Figure 4. TDDFT absorption spectra of the anionic PYP chromophore computed using QM/MM (top) and QM/PCM (middle), and the difference in excitation energy with respect to the converged value (bottom).

When comparing QM/MM and QM/PCM for ionization, non-equilibrium PCM must be used to take into account the vertical ionization that is modeled when no relaxation of the solvent positions are considered. In this case PCM again shows accelerated convergence compared to an MM point charge water model, requiring 25-50 explicit solvent molecules (one solvation shell) to reach a close to converged value.

III. Peak-Shifting in Real-Time Time-Dependent Density Functional Theory.

In recent years, the development and application of real-time time-dependent density functional theory (RT-TDDFT) has gained momentum as a computationally efficient method for modeling electron dynamics. However, the RT-TDDFT method within the adiabatic approximation can unphysically shift absorption peaks.

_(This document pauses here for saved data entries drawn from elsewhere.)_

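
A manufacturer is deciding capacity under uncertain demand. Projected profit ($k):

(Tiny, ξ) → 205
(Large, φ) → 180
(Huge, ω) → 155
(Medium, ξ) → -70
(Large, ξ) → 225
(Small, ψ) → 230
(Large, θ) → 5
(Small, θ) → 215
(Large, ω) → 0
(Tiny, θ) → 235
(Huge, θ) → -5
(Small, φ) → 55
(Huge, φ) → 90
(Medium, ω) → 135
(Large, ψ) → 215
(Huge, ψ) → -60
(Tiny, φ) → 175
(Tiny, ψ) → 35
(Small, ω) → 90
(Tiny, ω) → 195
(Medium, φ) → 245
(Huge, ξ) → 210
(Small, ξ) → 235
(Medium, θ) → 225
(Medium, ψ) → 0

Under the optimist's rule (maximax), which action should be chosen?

Row maxima: Tiny=235, Small=235, Medium=245, Large=225, Huge=210
Best best-case = 245 → Medium.

Medium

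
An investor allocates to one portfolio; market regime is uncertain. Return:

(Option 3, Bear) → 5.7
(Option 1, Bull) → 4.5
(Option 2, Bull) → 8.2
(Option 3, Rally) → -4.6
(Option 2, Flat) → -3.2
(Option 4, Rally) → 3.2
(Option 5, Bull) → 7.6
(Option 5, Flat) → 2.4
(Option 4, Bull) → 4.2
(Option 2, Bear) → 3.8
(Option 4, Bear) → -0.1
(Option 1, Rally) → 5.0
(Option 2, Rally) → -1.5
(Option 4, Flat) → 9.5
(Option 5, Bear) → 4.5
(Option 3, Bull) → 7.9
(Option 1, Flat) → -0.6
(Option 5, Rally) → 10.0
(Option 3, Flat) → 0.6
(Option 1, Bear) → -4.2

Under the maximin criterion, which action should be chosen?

Option 5

Row minima: Option 1=-4.2, Option 2=-3.2, Option 3=-4.6, Option 4=-0.1, Option 5=2.4
Best worst-case = 2.4 → Option 5.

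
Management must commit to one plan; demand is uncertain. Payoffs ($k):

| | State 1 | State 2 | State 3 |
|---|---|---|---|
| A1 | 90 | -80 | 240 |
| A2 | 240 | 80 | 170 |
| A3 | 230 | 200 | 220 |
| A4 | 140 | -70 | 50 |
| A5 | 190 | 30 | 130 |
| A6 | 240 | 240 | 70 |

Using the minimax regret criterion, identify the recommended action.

A3

Column bests: State 1=240, State 2=240, State 3=240.
A1 regrets: 150, 320, 0 → max 320
A2 regrets: 0, 160, 70 → max 160
A3 regrets: 10, 40, 20 → max 40
A4 regrets: 100, 310, 190 → max 310
A5 regrets: 50, 210, 110 → max 210
A6 regrets: 0, 0, 170 → max 170
Smallest max regret = 40 → A3.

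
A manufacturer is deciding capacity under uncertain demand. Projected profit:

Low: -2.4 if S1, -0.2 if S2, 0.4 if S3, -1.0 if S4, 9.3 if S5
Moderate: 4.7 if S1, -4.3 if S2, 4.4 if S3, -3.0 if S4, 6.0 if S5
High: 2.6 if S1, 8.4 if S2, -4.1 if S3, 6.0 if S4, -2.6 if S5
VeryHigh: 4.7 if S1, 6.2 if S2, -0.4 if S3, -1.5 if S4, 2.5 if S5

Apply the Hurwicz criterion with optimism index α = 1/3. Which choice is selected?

Low

Low: 1/3·9.3 + 2/3·(-2.4) = 1.5
Moderate: 1/3·6.0 + 2/3·(-4.3) = -13/15
High: 1/3·8.4 + 2/3·(-4.1) = 1/15
VeryHigh: 1/3·6.2 + 2/3·(-1.5) = 16/15
Highest Hurwicz score = 1.5 → Low.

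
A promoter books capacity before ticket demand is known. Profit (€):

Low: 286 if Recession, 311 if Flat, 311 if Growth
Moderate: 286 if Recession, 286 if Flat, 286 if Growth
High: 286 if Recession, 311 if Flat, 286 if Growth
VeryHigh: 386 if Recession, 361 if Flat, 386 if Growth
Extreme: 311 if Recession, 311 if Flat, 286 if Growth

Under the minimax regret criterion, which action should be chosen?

VeryHigh

Column bests: Recession=386, Flat=361, Growth=386.
Low regrets: 100, 50, 75 → max 100
Moderate regrets: 100, 75, 100 → max 100
High regrets: 100, 50, 100 → max 100
VeryHigh regrets: 0, 0, 0 → max 0
Extreme regrets: 75, 50, 100 → max 100
Smallest max regret = 0 → VeryHigh.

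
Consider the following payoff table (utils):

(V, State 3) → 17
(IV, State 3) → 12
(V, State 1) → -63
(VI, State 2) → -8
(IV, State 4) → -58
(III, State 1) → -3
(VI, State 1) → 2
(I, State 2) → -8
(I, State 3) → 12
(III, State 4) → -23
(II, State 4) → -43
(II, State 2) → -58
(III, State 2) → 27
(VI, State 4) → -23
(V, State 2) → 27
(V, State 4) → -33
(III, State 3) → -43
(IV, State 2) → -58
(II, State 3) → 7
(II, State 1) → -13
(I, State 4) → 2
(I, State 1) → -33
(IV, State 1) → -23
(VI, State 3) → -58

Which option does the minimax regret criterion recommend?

Column bests: State 1=2, State 2=27, State 3=17, State 4=2.
I regrets: 35, 35, 5, 0 → max 35
II regrets: 15, 85, 10, 45 → max 85
III regrets: 5, 0, 60, 25 → max 60
IV regrets: 25, 85, 5, 60 → max 85
V regrets: 65, 0, 0, 35 → max 65
VI regrets: 0, 35, 75, 25 → max 75
Smallest max regret = 35 → I.

I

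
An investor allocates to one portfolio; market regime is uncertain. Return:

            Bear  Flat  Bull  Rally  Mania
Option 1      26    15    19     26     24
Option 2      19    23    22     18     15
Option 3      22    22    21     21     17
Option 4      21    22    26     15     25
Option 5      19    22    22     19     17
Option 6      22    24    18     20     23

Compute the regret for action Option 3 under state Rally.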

We investigated the origin of these time-dependent resonances observed in RT-TDDFT spectra (Figure 5). We showed that the magnitude of the RT-TDDFT peak shift depends on the applied field, in line with previous studies, but it oscillates as a function of time-dependent molecular orbital populations, and the direction and magnitude of the time-dependent peak shifts is due to the relative transition energies.

Figure 5. TDCI and RT-TDDFT spectra at three different field durations.

Impact on career and training.

This project supported by ACS-PRF has allowed my group to obtain initial results that have been used to apply for, and be successful with, other grants. Therefore, not only has it led to productivity during the time of the award, it has helped my group obtain the funds to continue to be productive in the future. It has also supported my travel to present some of these results at the ACS meeting in Denver, which was key as a new professor for promoting my research to the theoretical and physical chemistry communities.

The funds have also been used to support 2nd year graduate Joel Milanese and post-doc Dr. Makenzie Provorse. Joel was able to concentrate on research full-time rather than having to balance research with teaching assistant duties, which has led to him being able to understand his project at a deeper level, and to be more productive with his calculations and analysis. Makenzie has made good research progress, has been able to mentor students, and plans to go on the academic job market. The funds also supported her travel to the ACS Denver meeting to give a talk.